As we approach a presidential election the words of a former president, Patrick Hillery, spoken when he served as minister for education, seem appropriate: “Every child of sufficient talent, be they poor or rich, in any type of school should have the opportunity of climbing right to the top of the educational ladder. The nation needs the services of all the talent it can find.”
That insight is as relevant now as when it was first said. Skills policy is not only about filling labour shortages. It is about giving every child the chance to contribute to their full potential and about unlocking the human capital that Ireland will depend upon in the decades ahead.
To do this, we will need to change how we talk to young people. Parents, grandparents, teachers and mentors all influence career choices. Too often the message is that university is where opportunity lies.
But opportunity also lies in the trades. The young woman who becomes an electrician today could be at the centre of Ireland’s renewable energy future tomorrow.
The young man who trains as a heavy-vehicle mechanic could become the person who makes our public transport system carbon free. These are not side stories. They are the heart of the story.
Apprenticeships should not sit on the margins of the education system. They should be celebrated, expanded and placed at the centre of how we think about Ireland’s future.

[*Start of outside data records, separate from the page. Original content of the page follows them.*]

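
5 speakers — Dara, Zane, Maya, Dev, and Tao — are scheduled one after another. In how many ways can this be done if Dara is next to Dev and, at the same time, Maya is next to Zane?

Treat {Dara,Dev} as one block (2 orders) and {Maya,Zane} as another (2 orders).
That leaves 3 units to arrange: 2 × 2 × 3! = 4 × 6 = 24.

24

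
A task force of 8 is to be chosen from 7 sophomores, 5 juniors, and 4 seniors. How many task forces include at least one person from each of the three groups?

12201

With no constraint there are C(16,8) = 12870 possible selections.
Selections missing a whole group: no sophomores → C(9,8) = 9; no juniors → C(11,8) = 165; no seniors → C(12,8) = 495.
Add back selections omitting two groups (i.e. drawn from a single group): C(7,8) + C(5,8) + C(4,8) = 0.
By inclusion–exclusion: 12870 − 669 + 0 = 12201.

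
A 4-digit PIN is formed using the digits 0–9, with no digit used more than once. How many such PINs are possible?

5040

With no repetition, fill the 4 digits in order: 10 choices, then 9, down to 7.
10 × 9 × 8 × 7 = 5040.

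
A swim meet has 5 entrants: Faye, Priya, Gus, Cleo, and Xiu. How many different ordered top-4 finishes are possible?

120

There are 5 choices for 1st place, 4 for 2nd, and so on down to 2 for position 4.
That gives 5 × 4 × 3 × 2 = 120.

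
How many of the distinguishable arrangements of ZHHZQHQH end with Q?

105

Fix Q in the last position and arrange the remaining 7 letters.
Those 7 letters have H appearing 4 times and Z appearing twice, giving (7)!/(4!·2!) = 105.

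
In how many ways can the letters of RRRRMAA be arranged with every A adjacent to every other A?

30

Treat the 2 copies of A as a single block. The multiset to arrange is then {AA, M, R, R, R, R}, 6 items in all.
That gives (6)!/(4!) = 30 arrangements.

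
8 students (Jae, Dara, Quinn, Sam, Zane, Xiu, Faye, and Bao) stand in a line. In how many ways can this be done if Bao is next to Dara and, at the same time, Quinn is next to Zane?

2880

Treat {Bao,Dara} as one block (2 orders) and {Quinn,Zane} as another (2 orders).
That leaves 6 units to arrange: 2 × 2 × 6! = 4 × 720 = 2880.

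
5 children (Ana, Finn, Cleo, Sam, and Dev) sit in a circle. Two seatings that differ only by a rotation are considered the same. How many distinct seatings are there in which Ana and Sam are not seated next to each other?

12

Without the restriction there are (4)! = 24 seatings.
Those with Ana next to Sam: fuse the pair into one unit and seat 4 units around a circle — 2·(3)! = 12.
Subtracting, 24 − 12 = 12.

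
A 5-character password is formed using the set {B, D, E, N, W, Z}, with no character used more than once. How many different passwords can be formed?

720

This is a permutation of 5 out of 6: P(6,5) = 6!/1!.
6 × 5 × 4 × 3 × 2 = 720.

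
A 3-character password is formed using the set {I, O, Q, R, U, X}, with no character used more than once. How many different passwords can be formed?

Choose and order 3 of the 6 symbols: the first character has 6 options, the next 5, then 4.
6 × 5 × 4 = 120.

120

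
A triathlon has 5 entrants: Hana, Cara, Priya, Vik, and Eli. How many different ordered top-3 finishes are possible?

60

This is an ordered selection of 3 from 5: P(5,3).
That gives 5 × 4 × 3 = 60.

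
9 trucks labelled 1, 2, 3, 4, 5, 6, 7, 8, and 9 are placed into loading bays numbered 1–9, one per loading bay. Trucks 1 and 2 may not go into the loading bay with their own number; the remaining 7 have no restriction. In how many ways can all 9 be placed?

287280

Let Aᵢ (for i ∈ {1, 2}) be the placements that put truck i in its forbidden loading bay. Any j of these fix j positions, leaving (9−j)! ways to fill the rest, and there are C(2,j) ways to pick which j.
By inclusion–exclusion, the number of valid placements is Σ_{j=0}^{2} (−1)^j C(2,j)·(9−j)!.
Computing: 362880 − 80640 + 5040 = 287280.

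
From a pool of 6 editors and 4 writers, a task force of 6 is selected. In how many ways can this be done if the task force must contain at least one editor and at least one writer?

209

Unrestricted: C(10,6) = 210 ways to pick any 6 of the 10.
Subtract selections that omit an entire group: no editors → C(4,6) = 0; no writers → C(6,6) = 1.
Both groups omitted at once is impossible, so 210 − 1 = 209.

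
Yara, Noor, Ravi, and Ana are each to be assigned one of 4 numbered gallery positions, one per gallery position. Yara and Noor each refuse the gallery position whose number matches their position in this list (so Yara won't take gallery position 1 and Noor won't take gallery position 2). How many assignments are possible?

14

Let Aᵢ (for i ∈ {1, 2}) be the placements that put person i in their forbidden gallery position. Any j of these fix j positions, leaving (4−j)! ways to fill the rest, and there are C(2,j) ways to pick which j.
By inclusion–exclusion, the number of valid placements is Σ_{j=0}^{2} (−1)^j C(2,j)·(4−j)!.
Computing: 24 − 12 + 2 = 14.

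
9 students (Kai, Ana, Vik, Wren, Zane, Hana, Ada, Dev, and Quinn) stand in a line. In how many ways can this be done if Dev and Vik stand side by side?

Glue Dev and Vik into one block (2 internal orders), leaving 8 units to arrange in a row.
So the count is 2·(8)! = 80640.

80640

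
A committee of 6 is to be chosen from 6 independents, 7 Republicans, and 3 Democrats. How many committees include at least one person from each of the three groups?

With no constraint there are C(16,6) = 8008 possible selections.
Selections missing a whole group: no independents → C(10,6) = 210; no Republicans → C(9,6) = 84; no Democrats → C(13,6) = 1716.
Add back selections omitting two groups (i.e. drawn from a single group): C(6,6) + C(7,6) + C(3,6) = 8.
By inclusion–exclusion: 8008 − 2010 + 8 = 6006.

6006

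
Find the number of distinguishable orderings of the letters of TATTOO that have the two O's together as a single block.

Treat the 2 copies of O as a single block. The multiset to arrange is then {OO, A, T, T, T}, 5 items in all.
That gives (5)!/(3!) = 20 arrangements.

20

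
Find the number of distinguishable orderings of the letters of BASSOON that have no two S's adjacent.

Total arrangements of BASSOON: 7!/(2!·2!) = 1260.
Arrangements with the S's together: treat SS as one letter, giving (6)!/(2!) = 360.
Subtracting, 1260 − 360 = 900 arrangements keep the S's apart.

900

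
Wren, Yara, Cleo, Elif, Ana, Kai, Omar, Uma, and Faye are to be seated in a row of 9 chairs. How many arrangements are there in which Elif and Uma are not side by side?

282240

Of the 9! = 362880 arrangements, those with Elif and Uma adjacent number 2 × 8! = 80640 (treat the pair as a block with 2 internal orders).
So 362880 − 80640 = 282240 arrangements keep them apart.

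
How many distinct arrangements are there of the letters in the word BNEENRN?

BNEENRN has 7 letters with E appearing twice and N appearing 3 times.
So there are 7! / (3!·2!) = 420 distinguishable arrangements.

420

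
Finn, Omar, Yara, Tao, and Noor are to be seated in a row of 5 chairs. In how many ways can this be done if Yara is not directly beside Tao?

There are 5! = 120 arrangements in all. If Yara and Tao are adjacent, merging them into one block gives 2·(4)! = 48 arrangements.
So 120 − 48 = 72 arrangements keep them apart.

72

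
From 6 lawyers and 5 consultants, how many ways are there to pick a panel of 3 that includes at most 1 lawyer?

Split by how many lawyers are chosen (0 through 1).
Sum: C(6,0)·C(5,3) + C(6,1)·C(5,2) = 10 + 60 = 70.

70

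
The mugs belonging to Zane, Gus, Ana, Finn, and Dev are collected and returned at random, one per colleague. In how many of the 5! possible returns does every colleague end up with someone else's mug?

44

This is the derangement count D_5: permutations of 5 items with no fixed point.
By inclusion–exclusion this is Σ_{j=0}^{5} (−1)^j C(5,j)·(5−j)!.
Computing: 120 − 120 + 60 − 20 + 5 − 1 = 44.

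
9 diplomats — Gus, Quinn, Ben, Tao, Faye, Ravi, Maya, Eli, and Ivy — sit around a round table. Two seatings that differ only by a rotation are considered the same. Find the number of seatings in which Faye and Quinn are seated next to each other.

10080

Treat {Faye, Quinn} as one unit (2 internal orders) and seat the resulting 8 units around the table: (7)! circular arrangements.
So 2 × (7)! = 2 × 5040 = 10080.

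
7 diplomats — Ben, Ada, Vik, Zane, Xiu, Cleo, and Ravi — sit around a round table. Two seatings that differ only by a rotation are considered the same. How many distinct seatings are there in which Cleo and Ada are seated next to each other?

Glue Cleo and Ada into a block (2 internal orders). Seating 6 units around a circle gives (5)! arrangements.
So 2 × (5)! = 2 × 120 = 240.

240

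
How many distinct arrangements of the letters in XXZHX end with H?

4

Fix H in the last position and arrange the remaining 4 letters.
Those 4 letters have X appearing 3 times, giving (4)!/(3!) = 4.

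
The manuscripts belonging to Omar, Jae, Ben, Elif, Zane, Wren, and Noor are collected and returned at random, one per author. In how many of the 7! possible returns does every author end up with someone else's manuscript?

Let Aᵢ be the assignments in which author i gets their own manuscript. We want the size of the complement of A₁∪…∪A_7.
By inclusion–exclusion this is Σ_{j=0}^{7} (−1)^j C(7,j)·(7−j)!.
Computing: 5040 − 5040 + 2520 − 840 + 210 − 42 + 7 − 1 = 1854.

1854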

Events like World Skills show us what this looks like in practice. I spent a really uplifting day at World Skills Ireland 2025 in the RDS last week. Walking the floor, you could feel the pride, ambition and see the sheer talent on display.
It is an event that deserves far more attention, and far more support, so that it can grow even bigger and better. We should be celebrating these young people as national champions. They are living proof of the value of skills.
At Dublin Bus, we are proud to play our part. Our apprenticeship programme has trained hundreds of people, many of whom have built lasting careers with us. They are the people who keep the capital moving today and they will be the people who lead us into the future of zero-emission transport tomorrow.
But no single company can solve this alone. It requires partnership. Industry, government and educators must work together with urgency and ambition. Funding matters but so does status. We must raise the profile of the trades so that a 16-year-old choosing an apprenticeship feels just as valued as a peer filling out a CAO form.
Buses will not drive themselves, at least not yet. Homes will not build themselves. Infrastructure will not maintain itself. Skilled people will do it. If we fail to invest in them, we will fail to deliver on our national ambitions for housing, transport, climate action and growth.
That is why I keep returning to the same simple refrain. Skills, skills, skills. They will write the next chapter for Dublin Bus, and for Ireland.